Following the horrific events of 9/11, which caused the deaths of almost 3,000 American’s, people grew angry. Though the hatred from their losses was justified, we can prominently claim that some became blinded by it instead of targeting just those involved. This resulted in a significant rise in Islamophobia in the U.S.

“I was afraid to go outside. If I stayed inside, I couldn’t mess up, except maybe with my words, which I policed carefully. I couldn’t speed, I couldn’t frighten anyone, I couldn’t break any law — no matter how tenuous — and therefore couldn’t be thrown in Gitmo,” says American Muslim writer Shawna Ayoub Ainslie, who shared her experience in a Huffington Post article.

courtesy of the FBI

The number of anti-Muslim hate crime incidents jumped in 2001, from 28 to 481 incidents in just one year. The number dropped in the following years but has never returned to levels reported before the 9/11 attacks. American Muslims were scared-even though their identities were radically different from the terrorists. Yet many Americans saw them responsible and sought vengeance. 

We can see this pattern of hate again back to the bombing of Pearl Harbor. President Roosevelt, on February 19th, 1942, signed executive order 9066 where over 110,000 Japanese Americans, including over 66,000 U.S. citizens (primarily other Asian Americans), were forced into internment camps. This decision was made through fear, not evidence. Showing us just how naturally history can, in a way, repeat itself. 

Currently there is much more coverage of the hate crimes, reporting over 51,000 posts of that contain Islamic-Middle Eastern associated them with terrorism. With the annual average anti-Islamic hate crime count at 163.78 hate crimes compared to the 84 annual anti-Arab hate crimes, there are more Islamophobic offenses recorded.
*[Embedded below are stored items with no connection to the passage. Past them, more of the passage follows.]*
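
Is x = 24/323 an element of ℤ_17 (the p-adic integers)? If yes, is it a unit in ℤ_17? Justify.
x ∉ ℤ_17 (v_17(x) = -1 < 0)

ℤ_17 = {x ∈ ℚ_17 : v_17(x) ≥ 0} and ℤ_17^× = {x ∈ ℤ_17 : v_17(x) = 0}. Here v_17(24/323) = v_17(num) − v_17(den) = -1; compare against these criteria.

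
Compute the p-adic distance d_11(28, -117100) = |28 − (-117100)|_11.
d_11(28, -117100) = 1/14641

Step 1 — x − y = 28 − (-117100) = 117128. Step 2 — v_11(117128) = 4 (factor: 117128 = (11^4 · 8); the sign does not affect v_p). Step 3 — |x − y|_11 = 11^{-4} = 1/14641.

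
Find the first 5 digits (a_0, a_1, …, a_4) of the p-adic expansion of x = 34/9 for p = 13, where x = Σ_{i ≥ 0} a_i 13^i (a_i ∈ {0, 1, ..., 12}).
(a_0, …, a_4) = (11, 11, 2, 7, 11)

v_13(34/9) = 0 (numerator and denominator both coprime to 13), so x ∈ ℤ_13^×. Compute digits iteratively via a_i = x_i mod 13, x_{i+1} = (x_i − a_i)/13, with x_0 = x:
  x_0 = 34/9;  a_0 = 11;  x_1 = (x_0 − 11)/13 = -5/9
  x_1 = -5/9;  a_1 = 11;  x_2 = (x_1 − 11)/13 = -8/9
  x_2 = -8/9;  a_2 = 2;  x_3 = (x_2 − 2)/13 = -2/9
  x_3 = -2/9;  a_3 = 7;  x_4 = (x_3 − 7)/13 = -5/9
  x_4 = -5/9;  a_4 = 11;  x_5 = (x_4 − 11)/13 = -8/9
Digits: (11, 11, 2, 7, 11).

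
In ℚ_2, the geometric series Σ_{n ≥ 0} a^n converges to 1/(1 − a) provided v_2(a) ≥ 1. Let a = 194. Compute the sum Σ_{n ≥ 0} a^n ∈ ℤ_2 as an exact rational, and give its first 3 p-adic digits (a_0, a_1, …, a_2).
Σ a^n = 1/(1 − a) = -1/193;  first 3 digits = (1, 1, 1)

v_2(a) = 1 ≥ 1, so the series converges in ℤ_2 to 1/(1 − a) = 1/(1 − 194) = -1/193. Expand this rational in ℤ_2: compute digits iteratively via d_i = x_i mod 2, x_{i+1} = (x_i − d_i)/2. The first 3 digits are (1, 1, 1).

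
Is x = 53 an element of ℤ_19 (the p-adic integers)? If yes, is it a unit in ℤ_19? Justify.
x ∈ ℤ_19^× (unit); v_19(x) = 0

ℤ_19 = {x ∈ ℚ_19 : v_19(x) ≥ 0} and ℤ_19^× = {x ∈ ℤ_19 : v_19(x) = 0}. Here v_19(53) = v_19(num) − v_19(den) = 0; compare against these criteria.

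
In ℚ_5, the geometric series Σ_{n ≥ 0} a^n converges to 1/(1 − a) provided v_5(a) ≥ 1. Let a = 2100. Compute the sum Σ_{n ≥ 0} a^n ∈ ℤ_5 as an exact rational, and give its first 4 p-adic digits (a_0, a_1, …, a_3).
Σ a^n = 1/(1 − a) = -1/2099;  first 4 digits = (1, 0, 4, 1)

v_5(a) = 2 ≥ 1, so the series converges in ℤ_5 to 1/(1 − a) = 1/(1 − 2100) = -1/2099. Expand this rational in ℤ_5: compute digits iteratively via d_i = x_i mod 5, x_{i+1} = (x_i − d_i)/5. The first 4 digits are (1, 0, 4, 1).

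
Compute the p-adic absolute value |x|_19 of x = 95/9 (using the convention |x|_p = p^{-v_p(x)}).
|95/9|_19 = 1/19

Step 1 — compute v_19(x) by factoring powers of 19 out of the numerator and denominator: v_19(95/9) = 1. Step 2 — apply |x|_p = p^{-v_p(x)} = 19^{-1} = 1/19.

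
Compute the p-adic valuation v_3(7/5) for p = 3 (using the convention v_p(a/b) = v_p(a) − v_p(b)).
v_3(7/5) = 0

Factor powers of 3 from the numerator and denominator of the reduced fraction: 7 = 3^0 · 7 and 5 = 3^0 · 5. Apply v_p(a/b) = v_p(a) − v_p(b): v_3(7/5) = 0 − 0 = 0.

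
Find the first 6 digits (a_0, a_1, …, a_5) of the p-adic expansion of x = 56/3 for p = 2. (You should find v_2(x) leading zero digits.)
(a_0, …, a_5) = (0, 0, 0, 1, 0, 1)

v_2(56/3) = 3, so a_0 = ... = a_2 = 0. Factor out: x = 2^3 · u with u = 7/3 a unit in ℤ_2. Expand u iteratively via a_{v+i} = u_i mod 2, u_{i+1} = (u_i − a_{v+i})/2:
  u_0 = 7/3;  a_3 = 1;  u_1 = (u_0 − 1)/2 = 2/3
  u_1 = 2/3;  a_4 = 0;  u_2 = (u_1 − 0)/2 = 1/3
  u_2 = 1/3;  a_5 = 1;  u_3 = (u_2 − 1)/2 = -1/3
Digits: (0, 0, 0, 1, 0, 1).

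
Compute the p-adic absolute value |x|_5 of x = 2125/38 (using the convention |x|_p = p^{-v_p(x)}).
|2125/38|_5 = 1/125

Step 1 — compute v_5(x) by factoring powers of 5 out of the numerator and denominator: v_5(2125/38) = 3. Step 2 — apply |x|_p = p^{-v_p(x)} = 5^{-3} = 1/125.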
It is disappointing to see how many still react with hatred to people who fit this description of a “terrorist” to them. Why must we act from our hatred? Even though some say it’s how we react in times of worry or self-defense, we must remember we are all human, and our actions will follow through. It is important to educate ourselves about our history as a country, learning from past mistakes will help us lead to improvement.